I chuck all my old books on eBay, at $1 no reserve. If someone is willing to pay shipping, let them have it! It's better than throwing it out or burning it.

Occasionally I've been very surprised by the price a book fetches. There might be someone out there who has to support an old Oracle installation or whatever, and your book would really be of use to them. Even better, there might be two such people, and they'll bid against each other and drive your price up :-).

The net is great for learning about current stuff, but if you're stuck on an older version of some piece of software or language, it's often hard to find useful information online. In this situation, old books can be invaluable.

Darren Collins
Sunday, March 28, 2004

About what % of the books that you put on eBay actually got a buyer? I did a search on eBay for some of the books I want to get rid of, and found quite a few sellers of the same books but none had bidders ...

T. Norman
Sunday, March 28, 2004

"We burn them to ashes and then burn the ashes. That's our official motto."


Monday, March 29, 2004

I never throw old technical books away. I even buy them from friends and local stores (my last shopping is a book about the 6502).

I love reading old books. They make me feel "smarter" and help me understand the genesis of nowadays' technologies and I always discover interesting ideas that are worth the money I paid to get them. Most of these ideas are about how to do more with less (remember those old days when a super fast PC had only a 16 MHz clock).

Jordan
Monday, March 29, 2004

I've been afraid to get rid of tech books ever since a dusty book on Hypercard came in handy a few years back.

Flamebait Sr.
Monday, March 29, 2004

Old books don't make good firewood.  I had some old OS/2, QBasic, and DOS books.  I sent them to recycling so they can become the next generation of tech books.

Bill Rushmore
Monday, March 29, 2004

... oh yeah, I tried to burn one.  Bad idea.  Left too many ashes and from I learned don't think the by burned products are so good for the air.

Bill Rushmore
Monday, March 29, 2004

The world would be much better off if you recycle the books rather than burn them.

I'm thinking of making a safe out of an old DOS reference book. Glue the pages together and cut out the center and store stuff. No one would ever consider opening up a book on writing DOS device drivers or somesuch.

However, I wish I could still find my old copy of the IBM PC Technical Reference manual...

pdq
Monday, March 29, 2004

Actually, burning books isn't that bad because it's merely completing the carbon cycle and letting the trees do the recycling for you.  Burning petrol/coal/etc., that's bad.  ;)

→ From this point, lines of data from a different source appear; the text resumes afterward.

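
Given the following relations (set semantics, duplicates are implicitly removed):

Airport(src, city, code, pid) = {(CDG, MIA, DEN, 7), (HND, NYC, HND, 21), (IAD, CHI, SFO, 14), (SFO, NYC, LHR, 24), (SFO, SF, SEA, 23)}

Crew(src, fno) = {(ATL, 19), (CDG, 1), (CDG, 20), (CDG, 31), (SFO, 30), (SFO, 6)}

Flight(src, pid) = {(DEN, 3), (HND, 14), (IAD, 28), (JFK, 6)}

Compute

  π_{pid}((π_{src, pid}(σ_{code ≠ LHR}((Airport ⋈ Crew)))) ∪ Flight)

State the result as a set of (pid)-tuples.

Natural join on src: {(CDG, MIA, DEN, 7, 1), (CDG, MIA, DEN, 7, 20), (CDG, MIA, DEN, 7, 31), (SFO, NYC, LHR, 24, 30), (SFO, NYC, LHR, 24, 6), (SFO, SF, SEA, 23, 30), (SFO, SF, SEA, 23, 6)}
Apply σ_{code ≠ LHR}; surviving tuples: {(CDG, MIA, DEN, 7, 1), (CDG, MIA, DEN, 7, 20), (CDG, MIA, DEN, 7, 31), (SFO, SF, SEA, 23, 30), (SFO, SF, SEA, 23, 6)}
Keep only column(s) src, pid (3 duplicate(s) eliminated): {(CDG, 7), (SFO, 23)}
Union: {(CDG, 7), (SFO, 23)} with {(DEN, 3), (HND, 14), (IAD, 28), (JFK, 6)} → {(CDG, 7), (DEN, 3), (HND, 14), (IAD, 28), (JFK, 6), (SFO, 23)}
Keep only column(s) pid: {14, 23, 28, 3, 6, 7}

{14, 23, 28, 3, 6, 7}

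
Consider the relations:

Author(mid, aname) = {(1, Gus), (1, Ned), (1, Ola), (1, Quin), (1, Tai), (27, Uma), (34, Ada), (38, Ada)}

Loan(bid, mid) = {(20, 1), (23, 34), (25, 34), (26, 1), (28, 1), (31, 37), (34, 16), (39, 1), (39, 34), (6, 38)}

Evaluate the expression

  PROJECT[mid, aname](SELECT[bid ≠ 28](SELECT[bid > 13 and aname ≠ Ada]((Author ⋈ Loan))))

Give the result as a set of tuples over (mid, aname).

{(1, Gus), (1, Ned), (1, Ola), (1, Quin), (1, Tai)}

Author ⋈ Loan (natural join on mid): {(1, Gus, 20), (1, Gus, 26), (1, Gus, 28), (1, Gus, 39), (1, Ned, 20), (1, Ned, 26), (1, Ned, 28), (1, Ned, 39), (1, Ola, 20), (1, Ola, 26), (1, Ola, 28), (1, Ola, 39), (1, Quin, 20), (1, Quin, 26), (1, Quin, 28), (1, Quin, 39), (1, Tai, 20), (1, Tai, 26), (1, Tai, 28), (1, Tai, 39), (34, Ada, 23), (34, Ada, 25), (34, Ada, 39), (38, Ada, 6)}
Filtering on bid > 13 and aname ≠ Ada leaves {(1, Gus, 20), (1, Gus, 26), (1, Gus, 28), (1, Gus, 39), (1, Ned, 20), (1, Ned, 26), (1, Ned, 28), (1, Ned, 39), (1, Ola, 20), (1, Ola, 26), (1, Ola, 28), (1, Ola, 39), (1, Quin, 20), (1, Quin, 26), (1, Quin, 28), (1, Quin, 39), (1, Tai, 20), (1, Tai, 26), (1, Tai, 28), (1, Tai, 39)}.
Filtering on bid ≠ 28 leaves {(1, Gus, 20), (1, Gus, 26), (1, Gus, 39), (1, Ned, 20), (1, Ned, 26), (1, Ned, 39), (1, Ola, 20), (1, Ola, 26), (1, Ola, 39), (1, Quin, 20), (1, Quin, 26), (1, Quin, 39), (1, Tai, 20), (1, Tai, 26), (1, Tai, 39)}.
Keep only column(s) mid, aname (10 duplicate(s) eliminated): {(1, Gus), (1, Ned), (1, Ola), (1, Quin), (1, Tai)}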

I do burn books and other things recreationally (although not technical books....yet), for roughly the same reason as the burning man folks do crazy stuff in the middle of the desert once a year.  Well, the reason other than drug consumption...

The big thing is that you want to burn the book completely.  It's actually harder than you think because the book is dense enough paper that it doesn't want to burn in the same way that crumpled-up newspaper does.

In order to not exceed the secondary-combustion capacity of the fire, you want to burn only one book at a time.  You also want to make sure that you get a good hot wood (not fake-fire-log "duraflame" log) fire going and keep it going for a while afterwards. If you do it right, it will burn completely leaving only gray ash and no notable residue.  It may mean that you develop creosote faster, but I haven't really spent much time thinking about it.

Although it might be tempting, potentially theraputic, and definately good for maintaining a slightly surreal air to the great sendoff, do not roast mashmallows over your burning book, lest the not-designed-to-be-burned inks and cover-plasticizers and glues cause you internal distress.  You are encouraged, if you so desire, to give your book a "last meal" of your favored 80+ proof alchaholic beverage.

w.h.
Monday, March 29, 2004

I like pdq's idea of turning it into a book safe. You could even use the inside to smuggle drugs and thusbcontribute to human happiness.